Ils sortent, accompagnons-les jusqu'à leur véhicule: j'en ai assez de ce type, exprime Toon, j'en ai assez de le suivre, moi. La fille de l'autre jour, par contre, je ne l'ai plus vue. Il m'avait l'air bien accroché, pourtant.
– Bon, dit Van Os, tu continues à le suivre. Et tâche de surveiller cette fille aussi.
– Non mais, s'indigne Toon, vous vous représentez le travail?

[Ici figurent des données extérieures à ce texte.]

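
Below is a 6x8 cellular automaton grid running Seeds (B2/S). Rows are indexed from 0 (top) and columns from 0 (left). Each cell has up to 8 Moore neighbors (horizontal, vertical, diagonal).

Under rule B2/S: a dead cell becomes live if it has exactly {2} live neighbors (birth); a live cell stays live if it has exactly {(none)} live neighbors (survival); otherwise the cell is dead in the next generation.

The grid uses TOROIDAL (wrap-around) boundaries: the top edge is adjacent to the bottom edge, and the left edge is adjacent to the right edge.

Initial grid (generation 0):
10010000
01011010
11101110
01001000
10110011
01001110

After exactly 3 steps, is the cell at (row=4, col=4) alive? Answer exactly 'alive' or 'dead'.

Simulating step by step:
Generation 0 (given above): 23 live cells
Generation 1: 0 live cells
00000000
00000000
00000000
00000000
00000000
00000000
Generation 2: 0 live cells
00000000
00000000
00000000
00000000
00000000
00000000
Generation 3: 0 live cells
00000000
00000000
00000000
00000000
00000000
00000000

Cell (4,4) at generation 3: 0 -> dead

Answer: dead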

Leur véhicule démarre, laissons-les s'en aller. Revenons chez Paul qui a refermé sans bruit la porte sur eux, rapporté la bouteille à sa place dans le placard, qui se tient près du placard un moment, immobile, sans une pensée pour les hydroglisseurs. Quand le téléphone recommence à sonner, Paul reste près du placard. Il laisse sonner, cela va se décourager. Cela surenchérit au contraire, les sonneries acides rayent l'espace avant qu'il se décide. L'appareil suspendu à deux doigts, suivi de son fil, Paul décroche en prenant le chemin de la fenêtre. Ce doit être Bob. Je savais que c'était toi, s'apprête à dire Paul, devine qui sort d'ici.
Mais non, c'est Justine qui ne dit toujours pas son nom, cette fois Paul a tout de suite reconnu sa voix. C'est inattendu. Elle veut le rencontrer, voilà qui est très inattendu. Elle propose une date, une heure, un bar-tabac. Oui, dit Paul, je vais venir. Bien sûr. Je vais venir de tout mon cœur.
18
Innombrables, étonnamment variées sont les sonneries téléphoniques de par le monde. Pour s'en convaincre il n'est pas nécessaire de sortir de chez soi, il suffit d'appeler l'étranger. Tout de suite se succèdent quelques tonalités. Quand on appelle au-delà des mers, on perçoit même un instant le bruissement de tel ou tel océan, aussi calme qu'une bête bourrée d'arrière-pensées. Puis cela vibre plus ou moins au loin, on perçoit le reflet d'une sonnerie déteint par la distance, pâle comme la photocopie d'une photocopie; c'est assez pour se faire une idée, assez pour s'assurer que selon les climats sous lesquels il dérange, le téléphone sonne sur divers tons, selon multiples rythmes. A l'opposé, par exemple, de nos longues stridences vertes, les appareils anglais procèdent par séries binaires de brefs bourdons bruns, les finnois crépitent sans nuance dans le pourpre et les malais distillent d'interminables grelottis blanchâtres, invertébrés, presque transparents.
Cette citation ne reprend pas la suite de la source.